Why do we need buffers in native memory?
This is the only way the JVM can communicate with the outside, the OS. How so? In order to read or write, the OS needs to execute instructions on memory areas which are contiguous sequences of bytes and the normal java byte[]
that is allocated in the heap does not offer this guarantee. Even if it did, the JVM does not guarantee that the memory allocated for the heap itself is contiguous.
2.5.3. Heap
The Java Virtual Machine has a heap that is shared among all Java Virtual Machine threads. The heap is the run-time data area from which memory for all class instances and arrays is allocated.
[…] The memory for the heap does not need to be contiguous. […] - JVM specification
If we used this byte array for I/O we would need to copy it from the heap to native memory before every I/O operation, which does not seem very efficient. This is the problem Direct buffers came to solve, working as an interface between Java and the OS I/O subsystems, allowing the OS to write data as it receives it from a socket or disk, and Java to read it directly.
What about the Mapped buffer?
Mapped buffer is just another type of Direct buffer which represent a memory-mapped region of a file, ie. a section of a file that was loaded to a particular location in native memory, so we can have much faster subsequent reads. Instead of loading the file data from disk every time it is already available in memory.
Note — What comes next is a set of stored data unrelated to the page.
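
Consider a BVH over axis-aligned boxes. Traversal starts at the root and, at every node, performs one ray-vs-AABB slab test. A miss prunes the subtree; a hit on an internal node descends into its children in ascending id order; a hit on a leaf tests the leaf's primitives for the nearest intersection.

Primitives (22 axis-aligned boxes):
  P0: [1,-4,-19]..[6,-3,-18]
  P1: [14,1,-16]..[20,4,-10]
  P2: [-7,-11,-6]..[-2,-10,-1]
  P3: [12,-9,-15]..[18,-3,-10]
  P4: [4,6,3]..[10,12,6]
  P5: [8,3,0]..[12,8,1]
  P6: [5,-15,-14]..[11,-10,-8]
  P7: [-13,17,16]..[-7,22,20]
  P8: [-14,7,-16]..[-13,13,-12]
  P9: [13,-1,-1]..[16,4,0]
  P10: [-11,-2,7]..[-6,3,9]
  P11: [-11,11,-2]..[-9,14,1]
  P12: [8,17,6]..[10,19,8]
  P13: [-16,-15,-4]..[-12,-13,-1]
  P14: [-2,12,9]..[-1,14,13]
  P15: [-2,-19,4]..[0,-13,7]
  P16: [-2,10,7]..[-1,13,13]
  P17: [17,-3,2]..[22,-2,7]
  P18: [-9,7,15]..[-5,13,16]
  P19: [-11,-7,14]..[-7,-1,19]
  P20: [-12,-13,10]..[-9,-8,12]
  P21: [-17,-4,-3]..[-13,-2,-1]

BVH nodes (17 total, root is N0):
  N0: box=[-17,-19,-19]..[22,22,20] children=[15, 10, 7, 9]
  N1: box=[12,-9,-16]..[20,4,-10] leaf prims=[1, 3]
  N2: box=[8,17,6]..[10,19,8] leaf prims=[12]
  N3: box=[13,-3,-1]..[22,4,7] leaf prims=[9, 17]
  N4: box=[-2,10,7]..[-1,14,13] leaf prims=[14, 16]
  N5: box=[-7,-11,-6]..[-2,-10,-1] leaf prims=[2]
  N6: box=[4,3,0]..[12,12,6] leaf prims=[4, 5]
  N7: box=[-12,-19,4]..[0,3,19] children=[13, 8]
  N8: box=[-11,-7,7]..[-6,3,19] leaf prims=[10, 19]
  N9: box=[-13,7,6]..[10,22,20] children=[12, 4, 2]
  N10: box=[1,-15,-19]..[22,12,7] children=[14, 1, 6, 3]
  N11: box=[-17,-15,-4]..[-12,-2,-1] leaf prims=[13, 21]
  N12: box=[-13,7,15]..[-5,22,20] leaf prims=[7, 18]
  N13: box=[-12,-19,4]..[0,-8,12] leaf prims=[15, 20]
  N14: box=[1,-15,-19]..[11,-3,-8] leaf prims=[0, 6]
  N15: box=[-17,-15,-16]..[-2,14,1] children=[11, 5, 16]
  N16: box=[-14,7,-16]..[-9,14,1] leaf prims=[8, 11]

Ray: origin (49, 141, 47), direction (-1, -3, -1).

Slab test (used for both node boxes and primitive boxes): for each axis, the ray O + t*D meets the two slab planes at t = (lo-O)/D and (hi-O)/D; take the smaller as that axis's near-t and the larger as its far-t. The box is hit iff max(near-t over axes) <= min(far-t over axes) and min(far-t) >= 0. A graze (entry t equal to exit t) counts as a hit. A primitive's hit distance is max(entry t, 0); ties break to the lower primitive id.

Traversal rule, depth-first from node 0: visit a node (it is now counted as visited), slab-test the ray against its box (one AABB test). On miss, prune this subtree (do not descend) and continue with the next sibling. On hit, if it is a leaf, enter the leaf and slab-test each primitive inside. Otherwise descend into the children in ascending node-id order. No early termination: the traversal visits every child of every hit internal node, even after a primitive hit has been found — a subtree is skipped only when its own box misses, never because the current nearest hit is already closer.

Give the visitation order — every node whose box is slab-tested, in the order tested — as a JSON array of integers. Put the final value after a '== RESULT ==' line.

Walk:
N0 x:[27,66] y:[119/3,160/3] z:[27,66] -> hit [119/3,160/3], descend [7, 9, 10, 15]
  N7 x:[49,61] y:[46,160/3] z:[28,43] -> miss, prune
  N9 x:[39,62] y:[119/3,134/3] z:[27,41] -> hit [119/3,41], descend [2, 4, 12]
    N2 x:[39,41] y:[122/3,124/3] z:[39,41] -> hit [122/3,41] leaf, test {P12@t=122/3}
    N4 x:[50,51] y:[127/3,131/3] z:[34,40] -> miss, prune
    N12 x:[54,62] y:[119/3,134/3] z:[27,32] -> miss, prune
  N10 x:[27,48] y:[43,52] z:[40,66] -> hit [43,48], descend [1, 3, 6, 14]
    N1 x:[29,37] y:[137/3,50] z:[57,63] -> miss, prune
    N3 x:[27,36] y:[137/3,48] z:[40,48] -> miss, prune
    N6 x:[37,45] y:[43,46] z:[41,47] -> hit [43,45] leaf, test {P4@t=43, P5(miss)}
    N14 x:[38,48] y:[48,52] z:[55,66] -> miss, prune
  N15 x:[51,66] y:[127/3,52] z:[46,63] -> hit [51,52], descend [5, 11, 16]
    N5 x:[51,56] y:[151/3,152/3] z:[48,53] -> miss, prune
    N11 x:[61,66] y:[143/3,52] z:[48,51] -> miss, prune
    N16 x:[58,63] y:[127/3,134/3] z:[46,63] -> miss, prune

15 AABB tests over nodes [0, 7, 9, 2, 4, 12, 10, 1, 3, 6, 14, 15, 5, 11, 16]; 2 leaves entered; closest P12.

== RESULT ==
[0, 7, 9, 2, 4, 12, 10, 1, 3, 6, 14, 15, 5, 11, 16]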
Why don’t we use this everywhere?
Allocation and deallocation of this kind of buffers is much more expensive than non-direct buffers, so its usage is recommended for large long-lived buffers that need to be accessed by the OS, where they can bring substantial gains in performance. Another option to avoid constant allocation and deallocation is to allocate a big portion of memory and use smaller slices of it that can be reused when no longer needed. This approach can pose problems as the initial byte buffer can become fragmented and cannot be compacted.
This buffers are allocated outside of Java heap space, meaning they reside outside of normal garbage-collected memory. However, the JVM still takes care of it. Each time we allocate a direct buffer, the JVM creates a java.nio.DirectBuffer instance to represent it in the heap (a phantom reference). As the life cycle of this object is managed by the JVM it can be collected by the GC thread when there is no more references to it and the associated native memory can be released.
The issue is that it is hard to predict when a Direct Buffer will be collected and return the underlying native memory to the OS. Direct buffer objects clean up their native buffers automatically but they do it as part of Java heap GC, thus they do not automatically respond to pressure on the native heap. We can explicitly request it by calling ((DirectBuffer)buffer).cleaner().clean();
, although it is not recommended because it causes performance degradation.